April 23, 2019
Verizon dreams of a 5G future while stuck in pay-TV reality.
The nation’s largest wireless carrier April 23 reported it lost 53,000 Fios TV subscribers in the first quarter, ended March 31. That compared to a loss of 22,000 video subs in the previous-year period.
Verizon ended the period with 4.39 million Fios TV subs compared to 4.59 million subs last year — down 199,000 net subs, or 4.3% from 2018.
The company attributed the decline to ongoing consumer migration away from linear pay-TV to over-the-top video platforms.
While Verizon Internet connections increased 3.4% to 6.1 million from 5.9 million, broadband connections fell nearly 19% to 854,000.

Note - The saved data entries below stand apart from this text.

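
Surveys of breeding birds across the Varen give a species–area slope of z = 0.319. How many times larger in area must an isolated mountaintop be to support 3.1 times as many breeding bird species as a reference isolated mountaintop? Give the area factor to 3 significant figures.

(A₂/A₁)^0.319 = 3.1, so A₂/A₁ = 3.1^(1/0.319) = 3.1^3.135
ln(A₂/A₁) = ln 3.1 / 0.319 = 1.1314 / 0.319 = 3.5467
A₂/A₁ = e^3.5467 ≈ 34.7

34.7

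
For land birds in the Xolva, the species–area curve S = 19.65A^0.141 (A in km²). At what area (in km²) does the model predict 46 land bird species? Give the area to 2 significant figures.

46 = 19.65 × A^0.141  ⇒  A^0.141 = 46/19.65 = 2.341
ln A = ln(2.341) / 0.141 = 0.8506 / 0.141 = 6.0324
A = e^6.0324 ≈ 416.7 km²

420 km²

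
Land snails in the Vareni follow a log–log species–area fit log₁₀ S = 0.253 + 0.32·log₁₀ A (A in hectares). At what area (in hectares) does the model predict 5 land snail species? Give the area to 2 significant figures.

5 = 1.791 × A^0.32  ⇒  A^0.32 = 5/1.791 = 2.792
ln A = ln(2.792) / 0.32 = 1.0269 / 0.32 = 3.2090
A = e^3.2090 ≈ 24.75 hectares

25 hectares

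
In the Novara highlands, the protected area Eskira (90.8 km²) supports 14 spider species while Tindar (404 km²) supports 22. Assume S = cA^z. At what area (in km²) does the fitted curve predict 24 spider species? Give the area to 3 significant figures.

z = ln(22/14) / ln(404/90.8) = 0.4520 / 1.4928 = 0.3028
c = 14 / 90.8^0.3028 = 14 / 3.916 = 3.575
A = (24/3.575)^(1/0.3028) ⇒ ln A = ln(6.714)/0.3028 = 6.2888
A = e^6.2888 ≈ 538.5 km²

538 km²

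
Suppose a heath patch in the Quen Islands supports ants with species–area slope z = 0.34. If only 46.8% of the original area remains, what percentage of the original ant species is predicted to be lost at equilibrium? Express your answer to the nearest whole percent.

23%

S_new/S_old = (A_new/A_old)^z = 0.468^0.34
= exp(0.34 × ln 0.468) = exp(0.34 × -0.7593) = exp(-0.2582) ≈ 0.7725
Fraction lost = 1 − 0.7725 = 0.2275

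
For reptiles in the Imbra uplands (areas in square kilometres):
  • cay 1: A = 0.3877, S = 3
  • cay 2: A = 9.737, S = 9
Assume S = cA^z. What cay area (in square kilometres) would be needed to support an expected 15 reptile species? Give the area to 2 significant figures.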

The company ended the period with 6.97 million broadband connections, up 0.1% from 6.96 million subs last year.
Separately, Verizon Media, which includes Yahoo!, HuffPost, TechCrunch, Engadget, Makers and other brands, saw revenue drop more than 7% to $1.8 billion – largely due to declines in desktop advertising revenue offsetting gains in mobile ads.
Regardless, CEO Hans Vestberg touted Verizon’s “leadership” position in 4G and ongoing “innovation” in 5G wireless technology.
Rollout of branded OTT video products remains notably absent following last year’s $1 billion write-down of Go90, Verizon’s short-lived mobile video app.
“We are leading the world in the development of new technologies with the launch of our 5G network,” Vestberg said in a statement. “Our ambition remains unchanged to provide the most advanced next-generation networks in the world.”